Maintenant que j'ai posé une grande partie des questions sur papier, il faut que je les organise : ce sera beaucoup plus efficace pour mon cerveau. Je m'installe à table, la main sur le ventre et les yeux rivés sur le carnet. Je souligne les questions qui réfèrent à la possibilité numéro une : celle de rester ici. Les autres seront pour le second chemin qui s'offre à moi.

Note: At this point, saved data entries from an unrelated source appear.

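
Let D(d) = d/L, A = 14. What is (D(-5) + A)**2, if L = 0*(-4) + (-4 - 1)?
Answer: 225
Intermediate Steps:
L = -5 (L = 0 - 5 = -5)
D(d) = -d/5 (D(d) = d/(-5) = d*(-1/5) = -d/5)
(D(-5) + A)**2 = (-1/5*(-5) + 14)**2 = (1 + 14)**2 = 15**2 = 225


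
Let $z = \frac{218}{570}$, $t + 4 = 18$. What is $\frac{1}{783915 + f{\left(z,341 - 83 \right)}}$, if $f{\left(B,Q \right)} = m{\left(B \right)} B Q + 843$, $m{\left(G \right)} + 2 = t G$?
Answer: $\frac{27075}{21256284394} \approx 1.2737 \cdot 10^{-6}$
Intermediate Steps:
$t = 14$ ($t = -4 + 18 = 14$)
$m{\left(G \right)} = -2 + 14 G$
$z = \frac{109}{285}$ ($z = 218 \cdot \frac{1}{570} = \frac{109}{285} \approx 0.38246$)
$f{\left(B,Q \right)} = 843 + B Q \left(-2 + 14 B\right)$ ($f{\left(B,Q \right)} = \left(-2 + 14 B\right) B Q + 843 = B \left(-2 + 14 B\right) Q + 843 = B Q \left(-2 + 14 B\right) + 843 = 843 + B Q \left(-2 + 14 B\right)$)
$\frac{1}{783915 + f{\left(z,341 - 83 \right)}} = \frac{1}{783915 + \left(843 + 2 \cdot \frac{109}{285} \left(341 - 83\right) \left(-1 + 7 \cdot \frac{109}{285}\right)\right)} = \frac{1}{783915 + \left(843 + 2 \cdot \frac{109}{285} \cdot 258 \left(-1 + \frac{763}{285}\right)\right)} = \frac{1}{783915 + \left(843 + 2 \cdot \frac{109}{285} \cdot 258 \cdot \frac{478}{285}\right)} = \frac{1}{783915 + \left(843 + \frac{8961544}{27075}\right)} = \frac{1}{783915 + \frac{31785769}{27075}} = \frac{1}{\frac{21256284394}{27075}} = \frac{27075}{21256284394}$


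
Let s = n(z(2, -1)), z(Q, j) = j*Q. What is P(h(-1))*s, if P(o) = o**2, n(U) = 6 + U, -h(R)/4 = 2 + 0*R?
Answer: 256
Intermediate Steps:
z(Q, j) = Q*j
h(R) = -8 (h(R) = -4*(2 + 0*R) = -4*(2 + 0) = -4*2 = -8)
s = 4 (s = 6 + 2*(-1) = 6 - 2 = 4)
P(h(-1))*s = (-8)**2*4 = 64*4 = 256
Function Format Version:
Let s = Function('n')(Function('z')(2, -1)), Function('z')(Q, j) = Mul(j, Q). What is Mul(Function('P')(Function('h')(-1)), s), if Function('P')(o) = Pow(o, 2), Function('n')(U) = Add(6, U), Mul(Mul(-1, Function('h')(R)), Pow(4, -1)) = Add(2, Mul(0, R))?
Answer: 256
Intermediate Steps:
Function('z')(Q, j) = Mul(Q, j)
Function('h')(R) = -8 (Function('h')(R) = Mul(-4, Add(2, Mul(0, R))) = Mul(-4, Add(2, 0)) = Mul(-4, 2) = -8)
s = 4 (s = Add(6, Mul(2, -1)) = Add(6, -2) = 4)
Mul(Function('P')(Function('h')(-1)), s) = Mul(Pow(-8, 2), 4) = Mul(64, 4) = 256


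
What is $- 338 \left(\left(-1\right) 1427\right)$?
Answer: $482326$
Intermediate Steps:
$- 338 \left(\left(-1\right) 1427\right) = \left(-338\right) \left(-1427\right) = 482326$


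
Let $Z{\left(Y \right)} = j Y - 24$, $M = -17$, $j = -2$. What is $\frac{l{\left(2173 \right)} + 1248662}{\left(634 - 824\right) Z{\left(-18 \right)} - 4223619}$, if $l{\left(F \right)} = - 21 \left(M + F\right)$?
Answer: $- \frac{1203386}{4225899} \approx -0.28476$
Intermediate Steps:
$l{\left(F \right)} = 357 - 21 F$ ($l{\left(F \right)} = - 21 \left(-17 + F\right) = 357 - 21 F$)
$Z{\left(Y \right)} = -24 - 2 Y$ ($Z{\left(Y \right)} = - 2 Y - 24 = -24 - 2 Y$)
$\frac{l{\left(2173 \right)} + 1248662}{\left(634 - 824\right) Z{\left(-18 \right)} - 4223619} = \frac{\left(357 - 45633\right) + 1248662}{\left(634 - 824\right) \left(-24 - -36\right) - 4223619} = \frac{\left(357 - 45633\right) + 1248662}{- 190 \left(-24 + 36\right) - 4223619} = \frac{-45276 + 1248662}{\left(-190\right) 12 - 4223619} = \frac{1203386}{-2280 - 4223619} = \frac{1203386}{-4225899} = 1203386 \left(- \frac{1}{4225899}\right) = - \frac{1203386}{4225899}$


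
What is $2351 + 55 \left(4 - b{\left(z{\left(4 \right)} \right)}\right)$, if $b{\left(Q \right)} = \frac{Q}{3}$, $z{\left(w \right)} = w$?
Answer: $\frac{7493}{3} \approx 2497.7$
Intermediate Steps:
$b{\left(Q \right)} = \frac{Q}{3}$ ($b{\left(Q \right)} = Q \frac{1}{3} = \frac{Q}{3}$)
$2351 + 55 \left(4 - b{\left(z{\left(4 \right)} \right)}\right) = 2351 + 55 \left(4 - \frac{1}{3} \cdot 4\right) = 2351 + 55 \left(4 - \frac{4}{3}\right) = 2351 + 55 \cdot \frac{8}{3} = 2351 + \frac{440}{3} = \frac{7493}{3}$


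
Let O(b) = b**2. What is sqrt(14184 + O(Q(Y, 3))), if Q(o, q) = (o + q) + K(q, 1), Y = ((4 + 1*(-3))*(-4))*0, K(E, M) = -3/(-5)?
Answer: 6*sqrt(9859)/5 ≈ 119.15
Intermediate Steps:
K(E, M) = 3/5 (K(E, M) = -3*(-1/5) = 3/5)
Y = 0 (Y = ((4 - 3)*(-4))*0 = (1*(-4))*0 = -4*0 = 0)
Q(o, q) = 3/5 + o + q (Q(o, q) = (o + q) + 3/5 = 3/5 + o + q)
sqrt(14184 + O(Q(Y, 3))) = sqrt(14184 + (3/5 + 0 + 3)**2) = sqrt(14184 + (18/5)**2) = sqrt(14184 + 324/25) = sqrt(354924/25) = 6*sqrt(9859)/5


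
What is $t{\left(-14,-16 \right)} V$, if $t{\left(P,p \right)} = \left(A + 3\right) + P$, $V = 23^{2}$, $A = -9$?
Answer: $-10580$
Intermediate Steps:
$V = 529$
$t{\left(P,p \right)} = -6 + P$ ($t{\left(P,p \right)} = \left(-9 + 3\right) + P = -6 + P$)
$t{\left(-14,-16 \right)} V = \left(-6 - 14\right) 529 = \left(-20\right) 529 = -10580$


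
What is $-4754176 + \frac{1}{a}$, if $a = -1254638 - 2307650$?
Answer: $- \frac{16935744114689}{3562288} \approx -4.7542 \cdot 10^{6}$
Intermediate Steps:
$a = -3562288$
$-4754176 + \frac{1}{a} = -4754176 + \frac{1}{-3562288} = -4754176 - \frac{1}{3562288} = - \frac{16935744114689}{3562288}$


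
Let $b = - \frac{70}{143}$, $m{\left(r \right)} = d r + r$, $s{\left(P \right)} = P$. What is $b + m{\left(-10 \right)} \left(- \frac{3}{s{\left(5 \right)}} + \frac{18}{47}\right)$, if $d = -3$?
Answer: $- \frac{32462}{6721} \approx -4.8299$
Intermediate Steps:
$m{\left(r \right)} = - 2 r$ ($m{\left(r \right)} = - 3 r + r = - 2 r$)
$b = - \frac{70}{143}$ ($b = \left(-70\right) \frac{1}{143} = - \frac{70}{143} \approx -0.48951$)
$b + m{\left(-10 \right)} \left(- \frac{3}{s{\left(5 \right)}} + \frac{18}{47}\right) = - \frac{70}{143} + \left(-2\right) \left(-10\right) \left(- \frac{3}{5} + \frac{18}{47}\right) = - \frac{70}{143} + 20 \left(\left(-3\right) \frac{1}{5} + 18 \cdot \frac{1}{47}\right) = - \frac{70}{143} + 20 \left(- \frac{3}{5} + \frac{18}{47}\right) = - \frac{70}{143} + 20 \left(- \frac{51}{235}\right) = - \frac{70}{143} - \frac{204}{47} = - \frac{32462}{6721}$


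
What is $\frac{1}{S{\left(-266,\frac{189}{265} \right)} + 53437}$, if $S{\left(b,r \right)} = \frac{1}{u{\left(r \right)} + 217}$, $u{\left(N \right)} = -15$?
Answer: $\frac{202}{10794275} \approx 1.8714 \cdot 10^{-5}$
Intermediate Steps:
$S{\left(b,r \right)} = \frac{1}{202}$ ($S{\left(b,r \right)} = \frac{1}{-15 + 217} = \frac{1}{202}$)
$\frac{1}{S{\left(-266,\frac{189}{265} \right)} + 53437} = \frac{1}{\frac{1}{202} + 53437} = \frac{1}{\frac{10794275}{202}} = \frac{202}{10794275}$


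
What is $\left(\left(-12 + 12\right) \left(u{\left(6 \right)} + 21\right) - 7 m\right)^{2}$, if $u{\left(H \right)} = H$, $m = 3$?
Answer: $441$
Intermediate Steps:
$\left(\left(-12 + 12\right) \left(u{\left(6 \right)} + 21\right) - 7 m\right)^{2} = \left(\left(-12 + 12\right) \left(6 + 21\right) - 21\right)^{2} = \left(0 \cdot 27 - 21\right)^{2} = \left(0 - 21\right)^{2} = \left(-21\right)^{2} = 441$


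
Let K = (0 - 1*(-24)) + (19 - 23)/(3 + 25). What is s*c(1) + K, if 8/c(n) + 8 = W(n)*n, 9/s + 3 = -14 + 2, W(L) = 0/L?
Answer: 856/35 ≈ 24.457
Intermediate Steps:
W(L) = 0
s = -⅗ (s = 9/(-3 + (-14 + 2)) = 9/(-3 - 12) = 9/(-15) = 9*(-1/15) = -⅗ ≈ -0.60000)
c(n) = -1 (c(n) = 8/(-8 + 0*n) = 8/(-8 + 0) = 8/(-8) = 8*(-⅛) = -1)
K = 167/7 (K = (0 + 24) - 4/28 = 24 - 4*1/28 = 24 - ⅐ = 167/7 ≈ 23.857)
s*c(1) + K = -⅗*(-1) + 167/7 = ⅗ + 167/7 = 856/35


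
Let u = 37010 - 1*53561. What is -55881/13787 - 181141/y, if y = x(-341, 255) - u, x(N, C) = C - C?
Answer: -3422277398/228188637 ≈ -14.998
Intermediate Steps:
x(N, C) = 0
u = -16551 (u = 37010 - 53561 = -16551)
y = 16551 (y = 0 - 1*(-16551) = 0 + 16551 = 16551)
-55881/13787 - 181141/y = -55881/13787 - 181141/16551 = -3422277398/228188637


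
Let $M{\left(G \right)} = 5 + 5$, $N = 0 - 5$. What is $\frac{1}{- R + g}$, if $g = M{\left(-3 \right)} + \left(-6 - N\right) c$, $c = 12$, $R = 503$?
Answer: $- \frac{1}{505} \approx -0.0019802$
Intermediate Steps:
$N = -5$
$M{\left(G \right)} = 10$
$g = -2$ ($g = 10 + \left(-6 - -5\right) 12 = 10 + \left(-6 + 5\right) 12 = 10 - 12 = -2$)
$\frac{1}{- R + g} = \frac{1}{\left(-1\right) 503 - 2} = \frac{1}{-503 - 2} = \frac{1}{-505} = - \frac{1}{505}$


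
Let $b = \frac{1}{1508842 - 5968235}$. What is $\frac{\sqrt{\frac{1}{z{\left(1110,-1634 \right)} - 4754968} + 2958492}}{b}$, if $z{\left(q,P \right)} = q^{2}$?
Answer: $- \frac{4459393 \sqrt{9179164423810454435}}{1761434} \approx -7.6703 \cdot 10^{9}$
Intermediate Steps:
$b = - \frac{1}{4459393}$ ($b = \frac{1}{-4459393} = - \frac{1}{4459393} \approx -2.2425 \cdot 10^{-7}$)
$\frac{\sqrt{\frac{1}{z{\left(1110,-1634 \right)} - 4754968} + 2958492}}{b} = \frac{\sqrt{\frac{1}{1110^{2} - 4754968} + 2958492}}{- \frac{1}{4459393}} = \sqrt{\frac{1}{1232100 - 4754968} + 2958492} \left(-4459393\right) = \sqrt{\frac{1}{-3522868} + 2958492} \left(-4459393\right) = \sqrt{- \frac{1}{3522868} + 2958492} \left(-4459393\right) = \sqrt{\frac{10422376795055}{3522868}} \left(-4459393\right) = \frac{\sqrt{9179164423810454435}}{1761434} \left(-4459393\right) = - \frac{4459393 \sqrt{9179164423810454435}}{1761434}$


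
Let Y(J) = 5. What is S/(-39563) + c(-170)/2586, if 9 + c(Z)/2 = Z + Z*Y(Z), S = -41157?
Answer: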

— Sandwich à la dinde, annonce Toby en entrant.
— Merci beaucoup, Toby !
— De rien, Adélaïde. J'ai également une information de la part de monsieur Sutton. Il souhaite savoir si vous voulez manger avec Leurs Majestés ainsi que Son Altesse Royale, le Prince Ernest, ce soir ? Le Prince devait partir à dix-huit heures, mais si vous acceptez, il partira plus tard.
— Euh...
Je m'attendais encore à manger toute seule, dans cette chambre. Je dépose mon regard sur l'une des pages noircies où un bon nombre de questions attendent mes réponses. C'est peut-être l'occasion d'en poser quelques-unes, en espérant que cela ne les dérange pas que le Prince Ernest assiste à mon interrogatoire. Il pourrait se révéler d'une aide précieuse, qui sait.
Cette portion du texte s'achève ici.